11 ans de services hospitaliers, ça use. Travailler les jours fériés, les week-end, à Noël, en horaires décalées, faire des remplacements impromptus dans d'autres services mais aussi être confronté à la douleur, à la mort, aux incivilités, à des choix thérapeutiques non acceptables,... voilà ce qu'était devenu mon quotidien. Voilà ce qui m'a poussé à changer et à partir. Mais partir pour quoi faire, pour aller où ?
Devenir infirmier au départ, c'est forcément pour travailler à l'hôpital pour faire de la technique et avoir du relationnel avec les patients. C'est l'essence même de notre métier (vous avez déjà vu des petits soldats partir pour la chasse ?). On est formé pour ça. Alors quand les années défilent que vous avez acquis une bonne technique, que vous avez trouvé votre distance relationnelle, qu'en gage de reconnaissance on vous demande d'être tuteur des étudiants infirmiers voire d'aller dispenser des cours à l'IFSI, à un moment, on a envie de changer d'horizons. Pour moi, le simple fait de changer de service ne me donnait pas satisfactions. J'ai donc commencé à lever mes yeux pour regarder ce qui se faisait. Faire l'école des cadres ? ça me demandait trop d'investissement personnel que je ne pouvais pas donner. Partir dans le privé pour faire du commercial et vendre des produits de santé "vous manquez de prestance". Infirmier coordinateur en résidence pour personnes âgées ? "z'êtes trop jeunes et vous manquez d'expérience"... Enchainer les entretiens et les tests de personnalité dans les entreprises, les cabinets de recrutement et les maisons de retraite, passer des heures sur le net pour déposer son cv et dénicher des annonces et essuyer des refus consécutifs, on souffre dans l'âme. Mais alors je ne serais pas si bon que ça ? Ba t'es juste bon dans ce que tu faisais et pas assez dans ce que tu vises !
Et puis un jour, la veille de partir 1 semaine au ski, je trouve une annonce pour un poste en médecine du travail.
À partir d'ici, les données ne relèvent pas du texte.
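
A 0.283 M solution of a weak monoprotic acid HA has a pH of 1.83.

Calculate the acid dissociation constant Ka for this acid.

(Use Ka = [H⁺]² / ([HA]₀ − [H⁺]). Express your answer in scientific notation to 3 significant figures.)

[H⁺] = 10^(−pH) = 10^(−1.83) = 1.479e-02 M. For HA ⇌ H⁺ + A⁻, Ka = [H⁺][A⁻]/[HA] = [H⁺]² / ([HA]₀ − [H⁺]) = (1.479e-02)² / (0.283 − 1.479e-02) = 8.16e-04.

K_a = 8.16e-04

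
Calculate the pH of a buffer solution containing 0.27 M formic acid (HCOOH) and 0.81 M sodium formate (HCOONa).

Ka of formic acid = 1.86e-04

pKa = -log(1.86e-04) = 3.73. pH = pKa + log([A⁻]/[HA]) = 3.73 + log(0.81/0.27)

pH = 4.21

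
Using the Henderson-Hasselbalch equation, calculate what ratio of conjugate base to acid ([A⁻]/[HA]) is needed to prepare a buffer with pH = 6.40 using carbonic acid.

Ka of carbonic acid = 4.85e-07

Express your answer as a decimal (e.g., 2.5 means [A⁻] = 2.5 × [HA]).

pKa = -log(4.85e-07) = 6.3143. pH = pKa + log([A⁻]/[HA]), so log([A⁻]/[HA]) = pH − pKa = 6.40 − 6.3143 = 0.0857. [A⁻]/[HA] = 10^(0.0857) = 1.22

[A⁻]/[HA] = 1.22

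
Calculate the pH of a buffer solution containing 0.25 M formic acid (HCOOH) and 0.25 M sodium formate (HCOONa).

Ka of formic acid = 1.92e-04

pKa = -log(1.92e-04) = 3.72. pH = pKa + log([A⁻]/[HA]) = 3.72 + log(0.25/0.25)

pH = 3.72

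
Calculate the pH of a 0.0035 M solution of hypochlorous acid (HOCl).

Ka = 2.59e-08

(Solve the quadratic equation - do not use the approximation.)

x² + Ka×x - Ka×C = 0. Using quadratic formula: [H⁺] = 9.5081e-06

pH = 5.02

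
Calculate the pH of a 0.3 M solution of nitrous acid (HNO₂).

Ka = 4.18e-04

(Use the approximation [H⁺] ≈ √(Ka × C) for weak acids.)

[H⁺] = √(Ka × C) = √(4.18e-04 × 0.3) = 1.1198e-02. pH = -log(1.1198e-02)

pH = 1.95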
Allez, après tout, un clic, ça coute rien. De toute façon la réponse sera probablement négative comme les autres. Moi, j'y connais rien en médecine du travail.
Une semaine plus tard, je trouve la réponse dans ma boîte mail : demande de rdv pour un entretien. Allez hop, c'est reparti pour un tour. Rencontre avec le médecin du travail de l'entreprise et l'infirmière qui, visiblement emballées par mes motivations et mes objectifs (retravaillés spécialement pour ce poste là. Ba oui, mon but ne sera pas de manager une équipe ni de vendre x VAC par mois), m'envoient rencontrer la Responsable des Ressources Humaines. Quelques questions plus tard et un entretien plutôt sympa, me voilà devenu infirmier en médecine du travail.
Mais au fait, qu'est ce que ça fait au juste un infirmier en médecine du travail ? Je ne savais pas trop mais je savais que j'allais pouvoir savourer mes week-end et avoir des horaires de travail "comme tout le monde".
Pour ne pas arriver complètement largué, j'ai surfé sur le net pour glaner le plus d'infos possibles et j'avais demandé à venir 1 semaine pour que l'infirmière me montre ce qu'elle faisait.
Jour J : c'est dur de repartir à 0. C'est tellement différent de ce que j'avais vu et appris. Aucune formation à l'IFSI pour ce domaine. Pas de collègue à qui demander de m'en parler. Bref, livré à moi-même... enfin pas tant que ça, car mon médecin du travail et son assistante allaient sacrément m'aider et me former.